The majority of the text is Consumer Reports for mass shootings, the Good Housekeeping of ethnic cleansing. Most of the remainder of the document is racist memes, charts, a screenshot of his Myers-Briggs personality test results, and an absurdly precise timetable for the attack. The space left over, less than a quarter of the total length, is, indeed, a manifesto, though one which borrows liberally from that of the Christchurch shooter.
Gendron imagined himself and the random supermarket shoppers he murdered as opposing sides of the subterranean, global race war. His chief concerns were that he be recognized as a belligerent on one of its sides and that his actions be replicable by his pasty-faced comrades to follow. It was to that end that he shared his research on each and every individual product that might prove useful in a mass shooting. When forced to use a sub-optimal item, he makes sure his reader knows that this was due to circumstance, not ignorance.
A mere four pages of the document are devoted to sharing his actual plan of attack. Though he does acknowledge at one point that even with the perfect weapon, you’re “gonna suck if you don’t get training,” he immediately reveals that his own “training” was limited to dry-firing guns in his room and occasionally shooting trees. We learn nothing more about the training regimen suggested for the aspiring Aryan warrior because, in Gendron’s world, success at mass murder depends chiefly on having the right gear.
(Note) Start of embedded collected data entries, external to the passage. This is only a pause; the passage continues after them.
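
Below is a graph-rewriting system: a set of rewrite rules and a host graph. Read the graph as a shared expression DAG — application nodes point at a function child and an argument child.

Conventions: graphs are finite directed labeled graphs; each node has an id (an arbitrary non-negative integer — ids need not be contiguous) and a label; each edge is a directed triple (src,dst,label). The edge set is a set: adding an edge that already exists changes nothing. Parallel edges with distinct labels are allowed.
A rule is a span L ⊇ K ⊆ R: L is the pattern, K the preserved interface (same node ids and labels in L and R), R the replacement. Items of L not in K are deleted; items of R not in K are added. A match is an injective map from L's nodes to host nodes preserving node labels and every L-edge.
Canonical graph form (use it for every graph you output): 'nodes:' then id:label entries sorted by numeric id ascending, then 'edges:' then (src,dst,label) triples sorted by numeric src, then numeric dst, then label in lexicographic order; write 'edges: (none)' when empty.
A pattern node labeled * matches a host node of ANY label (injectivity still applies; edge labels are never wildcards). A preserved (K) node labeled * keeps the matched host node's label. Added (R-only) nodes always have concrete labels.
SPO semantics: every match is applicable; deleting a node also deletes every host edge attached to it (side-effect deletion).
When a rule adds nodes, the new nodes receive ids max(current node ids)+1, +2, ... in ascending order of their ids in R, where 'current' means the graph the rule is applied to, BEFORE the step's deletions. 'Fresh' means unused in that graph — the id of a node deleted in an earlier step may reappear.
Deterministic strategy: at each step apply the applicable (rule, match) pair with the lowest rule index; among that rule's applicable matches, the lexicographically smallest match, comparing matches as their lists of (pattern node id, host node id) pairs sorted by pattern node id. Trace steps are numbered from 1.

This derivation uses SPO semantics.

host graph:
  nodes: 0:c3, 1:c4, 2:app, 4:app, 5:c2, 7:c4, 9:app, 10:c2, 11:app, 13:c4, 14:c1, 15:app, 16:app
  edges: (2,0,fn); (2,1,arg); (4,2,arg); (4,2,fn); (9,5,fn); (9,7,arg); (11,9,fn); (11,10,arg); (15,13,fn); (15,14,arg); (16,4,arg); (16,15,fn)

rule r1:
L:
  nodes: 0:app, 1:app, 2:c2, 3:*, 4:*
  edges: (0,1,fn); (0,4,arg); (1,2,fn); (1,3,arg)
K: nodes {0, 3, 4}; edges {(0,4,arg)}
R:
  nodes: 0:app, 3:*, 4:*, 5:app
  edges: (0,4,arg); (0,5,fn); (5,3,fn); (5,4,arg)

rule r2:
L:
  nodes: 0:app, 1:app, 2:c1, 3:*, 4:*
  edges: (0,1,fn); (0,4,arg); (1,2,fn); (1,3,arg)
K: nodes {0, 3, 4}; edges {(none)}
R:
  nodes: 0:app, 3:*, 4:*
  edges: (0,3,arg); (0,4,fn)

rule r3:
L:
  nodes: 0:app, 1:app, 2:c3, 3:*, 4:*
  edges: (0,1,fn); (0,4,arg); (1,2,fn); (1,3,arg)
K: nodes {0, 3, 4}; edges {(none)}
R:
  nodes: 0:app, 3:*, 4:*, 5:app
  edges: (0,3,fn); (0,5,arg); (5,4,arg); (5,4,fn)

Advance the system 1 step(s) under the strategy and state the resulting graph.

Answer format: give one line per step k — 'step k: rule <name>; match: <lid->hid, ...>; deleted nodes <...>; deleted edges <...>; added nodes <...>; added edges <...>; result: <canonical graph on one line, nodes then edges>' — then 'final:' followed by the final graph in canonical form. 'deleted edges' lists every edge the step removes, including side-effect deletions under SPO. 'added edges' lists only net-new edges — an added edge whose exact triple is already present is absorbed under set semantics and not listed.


step 1: rule r1; match: 0->11, 1->9, 2->5, 3->7, 4->10; deleted nodes 5, 9; deleted edges (9,5,fn); (9,7,arg); (11,9,fn); added nodes 17; added edges (11,17,fn); (17,7,fn); (17,10,arg); result: nodes: 0:c3, 1:c4, 2:app, 4:app, 7:c4, 10:c2, 11:app, 13:c4, 14:c1, 15:app, 16:app, 17:app edges: (2,0,fn); (2,1,arg); (4,2,arg); (4,2,fn); (11,10,arg); (11,17,fn); (15,13,fn); (15,14,arg); (16,4,arg); (16,15,fn); (17,7,fn); (17,10,arg)
final:
nodes: 0:c3, 1:c4, 2:app, 4:app, 7:c4, 10:c2, 11:app, 13:c4, 14:c1, 15:app, 16:app, 17:app
edges: (2,0,fn); (2,1,arg); (4,2,arg); (4,2,fn); (11,10,arg); (11,17,fn); (15,13,fn); (15,14,arg); (16,4,arg); (16,15,fn); (17,7,fn); (17,10,arg)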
Such discriminating taste from a white consumer in fact, in Gendron’s philosophy, prefigures the ethno-state to come. The brief legitimately manifesto-y section of his text rails against “ever increasing industrialization, urbanization, industrial output, and population increase.” The original Nazis passed Germany’s first conservation laws and implored housewives to choose locally grown, organic foods to advance the food sovereignty of the nation and the vitality of its members. Gendron follows in their crunchy, jackbooted footsteps.
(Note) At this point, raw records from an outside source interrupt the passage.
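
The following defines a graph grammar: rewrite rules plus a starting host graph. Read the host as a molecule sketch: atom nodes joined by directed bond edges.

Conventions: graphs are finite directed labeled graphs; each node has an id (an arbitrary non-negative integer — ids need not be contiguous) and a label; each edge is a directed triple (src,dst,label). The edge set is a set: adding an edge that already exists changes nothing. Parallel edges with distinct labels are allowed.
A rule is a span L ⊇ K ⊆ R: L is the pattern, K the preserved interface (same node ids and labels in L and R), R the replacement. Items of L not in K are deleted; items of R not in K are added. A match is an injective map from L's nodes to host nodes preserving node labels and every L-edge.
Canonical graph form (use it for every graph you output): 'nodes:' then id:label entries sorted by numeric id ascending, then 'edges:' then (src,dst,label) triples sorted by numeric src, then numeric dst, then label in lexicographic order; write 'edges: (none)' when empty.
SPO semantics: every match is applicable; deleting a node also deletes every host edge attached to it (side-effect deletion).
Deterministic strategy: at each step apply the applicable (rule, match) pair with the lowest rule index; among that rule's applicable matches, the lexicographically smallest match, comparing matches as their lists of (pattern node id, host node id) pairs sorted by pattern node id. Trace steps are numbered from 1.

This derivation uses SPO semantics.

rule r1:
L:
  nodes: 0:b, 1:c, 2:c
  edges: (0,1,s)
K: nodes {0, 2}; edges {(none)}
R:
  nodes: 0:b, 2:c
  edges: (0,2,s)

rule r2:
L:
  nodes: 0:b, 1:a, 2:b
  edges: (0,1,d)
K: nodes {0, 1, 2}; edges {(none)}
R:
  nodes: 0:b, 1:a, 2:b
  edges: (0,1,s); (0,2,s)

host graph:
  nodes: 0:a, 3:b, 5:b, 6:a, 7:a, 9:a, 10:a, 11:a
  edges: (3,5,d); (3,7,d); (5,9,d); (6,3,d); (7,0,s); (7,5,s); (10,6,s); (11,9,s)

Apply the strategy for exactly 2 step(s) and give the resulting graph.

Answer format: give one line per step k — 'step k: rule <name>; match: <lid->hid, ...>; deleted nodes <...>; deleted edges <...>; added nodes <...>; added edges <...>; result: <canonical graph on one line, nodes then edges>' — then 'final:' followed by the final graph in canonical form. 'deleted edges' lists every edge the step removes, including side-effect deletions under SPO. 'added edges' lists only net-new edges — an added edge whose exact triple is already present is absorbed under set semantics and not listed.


step 1: rule r2; match: 0->3, 1->7, 2->5; deleted nodes (none); deleted edges (3,7,d); added nodes (none); added edges (3,5,s); (3,7,s); result: nodes: 0:a, 3:b, 5:b, 6:a, 7:a, 9:a, 10:a, 11:a edges: (3,5,d); (3,5,s); (3,7,s); (5,9,d); (6,3,d); (7,0,s); (7,5,s); (10,6,s); (11,9,s)
step 2: rule r2; match: 0->5, 1->9, 2->3; deleted nodes (none); deleted edges (5,9,d); added nodes (none); added edges (5,3,s); (5,9,s); result: nodes: 0:a, 3:b, 5:b, 6:a, 7:a, 9:a, 10:a, 11:a edges: (3,5,d); (3,5,s); (3,7,s); (5,3,s); (5,9,s); (6,3,d); (7,0,s); (7,5,s); (10,6,s); (11,9,s)
final:
nodes: 0:a, 3:b, 5:b, 6:a, 7:a, 9:a, 10:a, 11:a
edges: (3,5,d); (3,5,s); (3,7,s); (5,3,s); (5,9,s); (6,3,d); (7,0,s); (7,5,s); (10,6,s); (11,9,s)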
“Goods produced without care for the natural world, dignity of workers, lasting culture or white civilizations’ future should never be allowed into the new morally focused and ethically focused European market,” he declared. There are no hoarders in white dweeb Valhalla, only the Amazon Top Reviewers of the master race. The citizens of the ascendant Fourth Reich would doubtless have the power to take any quantity of material from the waning darker nations that they might desire, but the Ubermenschen of tomorrow would never desire unregulated accumulation.
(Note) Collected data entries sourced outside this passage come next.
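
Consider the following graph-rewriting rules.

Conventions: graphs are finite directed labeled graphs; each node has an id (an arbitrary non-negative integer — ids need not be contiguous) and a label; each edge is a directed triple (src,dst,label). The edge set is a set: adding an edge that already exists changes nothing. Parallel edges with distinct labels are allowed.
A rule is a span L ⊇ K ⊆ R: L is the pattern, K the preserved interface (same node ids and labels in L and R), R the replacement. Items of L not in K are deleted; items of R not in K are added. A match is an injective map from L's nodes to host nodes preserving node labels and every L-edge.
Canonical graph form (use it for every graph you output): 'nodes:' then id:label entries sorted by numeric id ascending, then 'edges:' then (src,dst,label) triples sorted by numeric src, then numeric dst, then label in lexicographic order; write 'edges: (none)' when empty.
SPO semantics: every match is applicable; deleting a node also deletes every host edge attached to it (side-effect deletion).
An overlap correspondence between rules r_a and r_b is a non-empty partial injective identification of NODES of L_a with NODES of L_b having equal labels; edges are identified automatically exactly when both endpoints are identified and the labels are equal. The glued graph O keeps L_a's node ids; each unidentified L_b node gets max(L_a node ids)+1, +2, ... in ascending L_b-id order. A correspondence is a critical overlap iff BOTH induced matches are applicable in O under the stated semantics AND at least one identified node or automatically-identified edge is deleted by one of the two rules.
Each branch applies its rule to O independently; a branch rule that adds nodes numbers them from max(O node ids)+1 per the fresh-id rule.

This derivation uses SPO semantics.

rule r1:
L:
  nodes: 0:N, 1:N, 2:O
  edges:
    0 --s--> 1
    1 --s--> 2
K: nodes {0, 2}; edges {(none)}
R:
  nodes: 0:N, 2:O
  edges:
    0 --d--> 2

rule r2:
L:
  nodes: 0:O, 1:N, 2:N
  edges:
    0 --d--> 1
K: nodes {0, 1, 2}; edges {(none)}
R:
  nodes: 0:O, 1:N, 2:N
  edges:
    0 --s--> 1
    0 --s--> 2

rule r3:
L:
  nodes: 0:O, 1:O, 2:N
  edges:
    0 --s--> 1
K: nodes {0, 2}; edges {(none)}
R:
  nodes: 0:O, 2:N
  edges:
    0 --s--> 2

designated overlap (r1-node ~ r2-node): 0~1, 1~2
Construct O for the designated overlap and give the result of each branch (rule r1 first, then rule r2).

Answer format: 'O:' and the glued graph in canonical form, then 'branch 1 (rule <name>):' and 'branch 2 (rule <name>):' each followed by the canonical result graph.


O:
nodes: 0:N, 1:N, 2:O, 3:O
edges: (0,1,s); (1,2,s); (3,0,d)
branch 1 (rule r1):
nodes: 0:N, 2:O, 3:O
edges: (0,2,d); (3,0,d)
branch 2 (rule r2):
nodes: 0:N, 1:N, 2:O, 3:O
edges: (0,1,s); (1,2,s); (3,0,s); (3,1,s)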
Such desires would be banished because, in the Caucasian ethno-state, the patriarchal father has returned to put his national household in order. The “power and danger” of Nazism, wrote historian Moishe Postone, “results from its comprehensive worldview, which explains and gives form to certain modes of anticapitalist discontent in a manner that leaves capitalism intact, by attacking the personifications of that social form.”
The hoarder is said to represent the abuse of capitalist liberties. Gendron’s solution, shared in diluted form by ethical consumerists of all stripes, is not to reduce such liberties or the exploitation that undergirds them, but to reshape the consumer such that she is never tempted in her freedom by such profligacy. Were we angels, they cry, the kingdom of heaven might be wrought for us out of neocolonial extraction and war. Not sweatshop fires or lithium mines but our personal failures of discernment and prudence delay the onset of the millennium; to hasten paradise would surely justify any price.
The soul of empire vacillates between horrors. Beneath it all, the hoard; beyond it, the horde.
This article was developed by the author in conversation with Sharoon Negrete González.